La llamada gobernabilidad democrática fungió entonces como un concepto aglutinador para reconocer la diversidad de sistemas políticos en América Latina. Sin embargo, el término fue progresivamente desplazado por el anglicismo governance, cuyo uso extendido significó una despolitización del poder: una función pública más técnica que ética, más gerencial que transformadora. Su apropiación por parte del discurso neoliberal lo convirtió en una categoría profundamente conservadora.
Si la gobernanza propone administrar el poder para hacerlo eficiente, el humanismo mexicano propone repolitizar para hacerlo justo. El primero reduce el gobierno a un ejercicio de gestión; el segundo lo reivindica como un acto de responsabilidad ética y social.
Ambos conceptos no son complementarios, sino antagónicos.

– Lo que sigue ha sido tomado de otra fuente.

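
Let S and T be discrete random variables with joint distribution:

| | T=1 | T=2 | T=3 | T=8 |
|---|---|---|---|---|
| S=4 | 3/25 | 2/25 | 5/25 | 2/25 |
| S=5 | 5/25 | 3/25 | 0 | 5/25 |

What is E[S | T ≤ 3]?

P(T ≤ 3) = 18/25.
Σ S·P over the event = 4·(3/25) + 4·(2/25) + 4·(5/25) + 5·(5/25) + 5·(3/25) = 16/5.
E[S | T ≤ 3] = (16/5) / (18/25) = 40/9.

40/9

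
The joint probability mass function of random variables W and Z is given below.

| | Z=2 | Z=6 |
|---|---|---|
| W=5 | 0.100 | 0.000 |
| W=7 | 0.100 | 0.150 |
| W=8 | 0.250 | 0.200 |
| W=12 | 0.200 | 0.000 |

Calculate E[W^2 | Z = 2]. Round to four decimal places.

80.3077

P(Z = 2) = 0.650.
Σ W^2·P over the event = 25·(0.100) + 49·(0.100) + 64·(0.250) + 144·(0.200) = 52.200.
E[W^2 | Z = 2] = (52.200) / (0.650) = 80.3077.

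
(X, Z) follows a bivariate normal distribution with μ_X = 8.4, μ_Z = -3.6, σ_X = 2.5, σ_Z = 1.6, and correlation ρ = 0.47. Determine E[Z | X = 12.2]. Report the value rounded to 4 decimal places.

-2.4570

The regression of Z on X has slope ρ·σ_Z/σ_X and passes through (μ_X, μ_Z).
E[Z | X=12.2] = -3.6 + (0.47)·(1.6/2.5)·(12.2 − (8.4)) = -3.6 + (0.3008)·(3.8) = -2.4570.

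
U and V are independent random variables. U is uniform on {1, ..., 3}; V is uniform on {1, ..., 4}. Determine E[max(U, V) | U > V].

8/3

P(U > V) = 1/4.
Summing max(U,V)·P(x,y) over outcomes with U > V gives 2/3.
E[max(U, V) | U > V] = (2/3) / (1/4) = 8/3.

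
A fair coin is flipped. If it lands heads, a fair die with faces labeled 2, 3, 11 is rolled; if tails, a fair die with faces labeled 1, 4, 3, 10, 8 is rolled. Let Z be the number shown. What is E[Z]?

79/15

E[Z | heads] = (2+3+11)/3 = 16/3.
E[Z | tails] = (1+4+3+10+8)/5 = 26/5.
E[Z] = (1/2)·(16/3) + (1/2)·(26/5) = 79/15.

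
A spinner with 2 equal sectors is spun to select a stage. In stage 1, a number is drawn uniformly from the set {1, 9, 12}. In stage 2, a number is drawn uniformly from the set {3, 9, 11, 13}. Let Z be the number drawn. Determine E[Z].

E[Z | stage 1] = (1+9+12)/3 = 22/3.
E[Z | stage 2] = (3+9+11+13)/4 = 9.
By the law of total expectation,
E[Z] = (1/2)·(22/3) + (1/2)·(9) = 49/6.

49/6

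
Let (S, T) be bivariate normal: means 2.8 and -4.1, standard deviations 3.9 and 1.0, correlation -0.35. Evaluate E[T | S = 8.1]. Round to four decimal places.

-4.5756

The regression of T on S has slope ρ·σ_T/σ_S and passes through (μ_S, μ_T).
E[T | S=8.1] = -4.1 + (-0.35)·(1.0/3.9)·(8.1 − (2.8)) = -4.1 + (-0.089744)·(5.3) = -4.5756.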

La gobernanza busca neutralizar el conflicto; el humanismo mexicano lo asume como parte constitutiva de la vida democrática. Mientras la primera responde a una racionalidad tecnocrática y neoliberal, el segundo se arraiga en una tradición moral y filosófica que coloca a la persona en el centro de la acción pública. Figuras como José Vasconcelos, Alfonso Reyes, Leopoldo Zea y Enrique Dussel sostienen esa visión humanista que exige repensar el poder desde la justicia, la dignidad y la comunidad, no desde la administración.

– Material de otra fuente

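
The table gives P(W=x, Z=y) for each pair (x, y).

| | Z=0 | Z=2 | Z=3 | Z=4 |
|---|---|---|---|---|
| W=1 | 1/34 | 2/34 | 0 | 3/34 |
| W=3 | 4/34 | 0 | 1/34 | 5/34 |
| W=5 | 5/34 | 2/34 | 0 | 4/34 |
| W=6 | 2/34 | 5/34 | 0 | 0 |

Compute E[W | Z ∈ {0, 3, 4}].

P(Z ∈ {0, 3, 4}) = 25/34.
Σ W·P over the event = 1·(1/34) + 1·(3/34) + 3·(4/34) + 3·(1/34) + 3·(5/34) + 5·(5/34) + 5·(4/34) + 6·(2/34) = 91/34.
E[W | Z ∈ {0, 3, 4}] = (91/34) / (25/34) = 91/25.

91/25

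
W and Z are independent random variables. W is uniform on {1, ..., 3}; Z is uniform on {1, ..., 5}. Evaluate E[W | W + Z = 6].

2

Outcomes with W + Z = 6: (1,5), (2,4), (3,3), each with probability 1/15.
E[W | W + Z = 6] = (1 + 2 + 3) / 3 = 2.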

En las últimas décadas, el discurso de la gobernanza fue absorbido por el lenguaje tecnocrático y su aparente neutralidad. Su origen político —como mecanismo de equilibrio democrático— se diluyó en la retórica de la gestión eficiente, subordinada a los intereses económicos globales. Este extravío ideológico vació de contenido ético al concepto, reduciéndolo a métricas y procedimientos administrativos que poco dialogan con las realidades sociales de América Latina. Frente a ello, el humanismo mexicano ofrece una ruta distinta: no pretende administrar la desigualdad, sino transformarla. No busca conciliar con el mercado, sino subordinarlo al bien común.

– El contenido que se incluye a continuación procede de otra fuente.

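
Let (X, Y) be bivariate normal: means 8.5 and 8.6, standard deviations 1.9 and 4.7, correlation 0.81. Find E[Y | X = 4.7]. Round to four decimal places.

0.9860

The regression of Y on X has slope ρ·σ_Y/σ_X and passes through (μ_X, μ_Y).
E[Y | X=4.7] = 8.6 + (0.81)·(4.7/1.9)·(4.7 − (8.5)) = 8.6 + (2.00368)·(-3.8) = 0.9860.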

Discutir la gobernanza sin contexto ni categorías analíticas es repetir lugares comunes. Se vuelve indispensable recuperar herramientas de análisis desde la filosofía política, la sociología y la historia latinoamericana para entender cómo se configuran las relaciones de poder y qué papel juega la ética pública. El humanismo mexicano ofrece ese marco interpretativo: no como nostalgia, sino como proyecto civilizatorio que coloca al ser humano —no al mercado ni a la burocracia— en el centro de la acción política.
Hablar de gobernanza desde la lógica del humanismo mexicano es revelar su contradicción interna: no hay técnica posible sin ética, ni gestión válida sin justicia. El humanismo no busca administrar el conflicto, sino reconocerlo como motor de la democracia.